L’équipe de Lavalette a réagi avec méfiance à la publication, perçue comme un « baiser de la mort ». Var-Matin, en citant ces propos, a déclenché une polémique au sein du RN, révélant les fractures internes du parti face à son héritage.
Toulon, un terrain miné pour l’extrême droite
La droite locale, affaiblie par les scandales judiciaires (notamment ceux impliquant Hubert Falco, maire LR puis Horizons jusqu’en 2023), et une gauche désunie, offrent un terrain favorable au RN. Pourtant, les souvenirs du mandat Le Chevallier, marqué par des tensions communautaires et une gestion critiquée, pèsent lourd dans la balance. « Le RN tente de capitaliser sur les divisions, mais Toulon reste un laboratoire où ses promesses se heurtent à la réalité », souligne un observateur politique.

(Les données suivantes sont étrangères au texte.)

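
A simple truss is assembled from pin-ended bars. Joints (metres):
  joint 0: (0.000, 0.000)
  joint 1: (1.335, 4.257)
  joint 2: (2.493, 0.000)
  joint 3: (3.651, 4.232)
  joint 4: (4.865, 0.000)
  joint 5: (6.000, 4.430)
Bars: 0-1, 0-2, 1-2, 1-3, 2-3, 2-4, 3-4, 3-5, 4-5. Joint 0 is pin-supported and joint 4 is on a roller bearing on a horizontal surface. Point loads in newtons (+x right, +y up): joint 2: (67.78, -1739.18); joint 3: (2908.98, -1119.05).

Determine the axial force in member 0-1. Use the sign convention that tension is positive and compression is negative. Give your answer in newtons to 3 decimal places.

1470.662

N=6 nodes, M=9 members, R=3 reactions → 2N=12, M+R=12
member 0 (0-1): L=4.4614, (cx,cy)=(0.2992,0.9542)
member 1 (0-2): L=2.4930, (cx,cy)=(1.0000,0.0000)
member 2 (1-2): L=4.4117, (cx,cy)=(0.2625,-0.9649)
member 3 (1-3): L=2.3161, (cx,cy)=(0.9999,-0.0108)
member 4 (2-3): L=4.3876, (cx,cy)=(0.2639,0.9645)
member 5 (2-4): L=2.3720, (cx,cy)=(1.0000,0.0000)
member 6 (3-4): L=4.4027, (cx,cy)=(0.2757,-0.9612)
member 7 (3-5): L=2.3573, (cx,cy)=(0.9965,0.0840)
member 8 (4-5): L=4.5731, (cx,cy)=(0.2482,0.9687)
solve A·x = −loads:
  F[0-1] = +1470.6620 N (tension)
  F[0-2] = +2536.6908 N (tension)
  F[1-2] = -1463.4892 N (compression)
  F[1-3] = +824.2603 N (tension)
  F[2-3] = +3267.2003 N (tension)
  F[2-4] = +1222.4644 N (tension)
  F[3-4] = -4433.3801 N (compression)
  F[3-5] = -0.0000 N (compression)
  F[4-5] = +0.0000 N (tension)
  Rx@0 = -2976.7600 N
  Ry@0 = -1403.2768 N
  Ry@4 = +4261.5068 N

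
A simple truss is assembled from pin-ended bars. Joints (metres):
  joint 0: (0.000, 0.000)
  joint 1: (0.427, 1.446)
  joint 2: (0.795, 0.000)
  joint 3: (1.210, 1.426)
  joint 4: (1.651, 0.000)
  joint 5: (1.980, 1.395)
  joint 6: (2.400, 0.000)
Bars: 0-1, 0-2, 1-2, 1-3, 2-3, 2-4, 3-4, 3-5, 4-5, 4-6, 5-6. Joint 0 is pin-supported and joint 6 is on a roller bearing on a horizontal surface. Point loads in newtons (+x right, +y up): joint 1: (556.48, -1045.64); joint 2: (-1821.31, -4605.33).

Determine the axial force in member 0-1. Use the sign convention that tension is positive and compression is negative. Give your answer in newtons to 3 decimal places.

N=7 nodes, M=11 members, R=3 reactions → 2N=14, M+R=14
member 0 (0-1): L=1.5077, (cx,cy)=(0.2832,0.9591)
member 1 (0-2): L=0.7950, (cx,cy)=(1.0000,0.0000)
member 2 (1-2): L=1.4921, (cx,cy)=(0.2466,-0.9691)
member 3 (1-3): L=0.7833, (cx,cy)=(0.9997,-0.0255)
member 4 (2-3): L=1.4852, (cx,cy)=(0.2794,0.9602)
member 5 (2-4): L=0.8560, (cx,cy)=(1.0000,0.0000)
member 6 (3-4): L=1.4926, (cx,cy)=(0.2955,-0.9554)
member 7 (3-5): L=0.7706, (cx,cy)=(0.9992,-0.0402)
member 8 (4-5): L=1.4333, (cx,cy)=(0.2295,0.9733)
member 9 (4-6): L=0.7490, (cx,cy)=(1.0000,0.0000)
member 10 (5-6): L=1.4569, (cx,cy)=(0.2883,-0.9575)
solve A·x = −loads:
  F[0-1] = -3757.9958 N (compression)
  F[0-2] = -200.5374 N (compression)
  F[1-2] = +2700.3250 N (tension)
  F[1-3] = -2287.5091 N (compression)
  F[2-3] = +2070.9146 N (tension)
  F[2-4] = +1708.0852 N (tension)
  F[3-4] = -2096.5995 N (compression)
  F[3-5] = -1089.5251 N (compression)
  F[4-5] = +2057.9544 N (tension)
  F[4-6] = +616.2504 N (tension)
  F[5-6] = -2137.5883 N (compression)
  Rx@0 = +1264.8300 N
  Ry@0 = +3604.1385 N
  Ry@6 = +2046.8315 N

-3757.996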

Une stratégie nationale en question
Dans un contexte de crise des vocations politiques et de montée des tensions identitaires, le RN mise sur des villes comme Toulon pour étendre son influence. Pourtant, les échecs passés et les divisions internes pourraient freiner cette ambition.
« Le RN doit prouver qu’il peut gouverner sans reproduire les erreurs du passé »,estime un élu local.
Un enjeu pour 2027
Alors que la France se prépare pour les élections de 2027, Toulon incarne les défis du RN : concilier radicalité et gouvernance, séduire sans effrayer. Dans un pays où les services publics et la démocratie locale sont en crise, le parti d’extrême droite tente de se positionner comme une alternative crédible. Mais Toulon, ville symbole, pourrait bien devenir son plus grand échec.